Include the role into your playbook like in this example:

-
  hosts: vpn
  roles:
    -
      role: githubixx.wireguard
      tags: role-wireguard

vpn is a host group which contains all hosts that WireGuard should be installed on (see Ansible’s hosts file). E.g.:

[vpn]
controller0[1:3].i.domain.tld
worker0[1:2].i.domain.tld
workstation

Now you can roll out the role:

ansible-playbook --tags=role-wireguard k8s.yml

That limits the tasks which get’s executed and in this case that’s the ones from the WireGuard role. If you want to apply the role only to one host you can use:

ansible-playbook --tags=role-wireguard --limit=controller01.i.domain.tld k8s.yml

(again of course replace controller01.i.domain.tld with a real hostname).

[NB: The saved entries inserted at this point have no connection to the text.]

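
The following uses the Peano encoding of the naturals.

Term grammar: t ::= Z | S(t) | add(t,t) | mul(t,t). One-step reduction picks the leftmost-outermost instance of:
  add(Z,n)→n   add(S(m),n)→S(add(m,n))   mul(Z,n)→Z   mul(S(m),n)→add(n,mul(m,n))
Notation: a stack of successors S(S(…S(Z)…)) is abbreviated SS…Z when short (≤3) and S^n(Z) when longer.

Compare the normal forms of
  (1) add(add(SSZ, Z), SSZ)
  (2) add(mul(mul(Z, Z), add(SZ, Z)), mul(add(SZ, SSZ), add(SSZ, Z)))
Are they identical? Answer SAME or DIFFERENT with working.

Answer: DIFFERENT — A ⇓ S^4(Z), B ⇓ S^6(Z)

Derivation:
Term A:
  start: add(add(SSZ, Z), SSZ)
  step 1: add(S(add(SZ, Z)), SSZ)
  step 2: S(add(add(SZ, Z), SSZ))
  step 3: S(add(S(add(Z, Z)), SSZ))
  step 4: S(S(add(add(Z, Z), SSZ)))
  step 5: S(S(add(Z, SSZ)))
  step 6: S^4(Z)

Term B:
  start: add(mul(mul(Z, Z), add(SZ, Z)), mul(add(SZ, SSZ), add(SSZ, Z)))
  step 1: add(mul(Z, add(SZ, Z)), mul(add(SZ, SSZ), add(SSZ, Z)))
  step 2: add(Z, mul(add(SZ, SSZ), add(SSZ, Z)))
  step 3: mul(add(SZ, SSZ), add(SSZ, Z))
  step 4: mul(S(add(Z, SSZ)), add(SSZ, Z))
  step 5: add(add(SSZ, Z), mul(add(Z, SSZ), add(SSZ, Z)))
  step 6: add(S(add(SZ, Z)), mul(add(Z, SSZ), add(SSZ, Z)))
  step 7: S(add(add(SZ, Z), mul(add(Z, SSZ), add(SSZ, Z))))
  step 8: S(add(S(add(Z, Z)), mul(add(Z, SSZ), add(SSZ, Z))))
  step 9: S(S(add(add(Z, Z), mul(add(Z, SSZ), add(SSZ, Z)))))
  step 10: S(S(add(Z, mul(add(Z, SSZ), add(SSZ, Z)))))
  step 11: S(S(mul(add(Z, SSZ), add(SSZ, Z))))
  step 12: S(S(mul(SSZ, add(SSZ, Z))))
  step 13: S(S(add(add(SSZ, Z), mul(SZ, add(SSZ, Z)))))
  step 14: S(S(add(S(add(SZ, Z)), mul(SZ, add(SSZ, Z)))))
  step 15: S(S(S(add(add(SZ, Z), mul(SZ, add(SSZ, Z))))))
  step 16: S(S(S(add(S(add(Z, Z)), mul(SZ, add(SSZ, Z))))))
  step 17: S(S(S(S(add(add(Z, Z), mul(SZ, add(SSZ, Z)))))))
  step 18: S(S(S(S(add(Z, mul(SZ, add(SSZ, Z)))))))
  step 19: S(S(S(S(mul(SZ, add(SSZ, Z))))))
  step 20: S(S(S(S(add(add(SSZ, Z), mul(Z, add(SSZ, Z)))))))
  step 21: S(S(S(S(add(S(add(SZ, Z)), mul(Z, add(SSZ, Z)))))))
  step 22: S(S(S(S(S(add(add(SZ, Z), mul(Z, add(SSZ, Z))))))))
  step 23: S(S(S(S(S(add(S(add(Z, Z)), mul(Z, add(SSZ, Z))))))))
  step 24: S(S(S(S(S(S(add(add(Z, Z), mul(Z, add(SSZ, Z)))))))))
  step 25: S(S(S(S(S(S(add(Z, mul(Z, add(SSZ, Z)))))))))
  step 26: S(S(S(S(S(S(mul(Z, add(SSZ, Z))))))))
  step 27: S^6(Z)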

If you use Ansibles host facts caching as mentioned in part 2 make sure that you refresh the cache afterwards as we now have a new WireGuard interface. Use the following command to gather the new host facts:

ansible -m setup all

You should now be able to ping all WireGuard IP’s from your workstation. The same should be true for all hosts of course. You should be able to ping every Kubernetes host from every Kubernetes node. You just can’t ping your workstation from the Kubernetes nodes as the workstation has no WireGuard endpoint.

That’s it for part 3! In part 4 we’ll install a certificate authority which is needed for Kubernetes.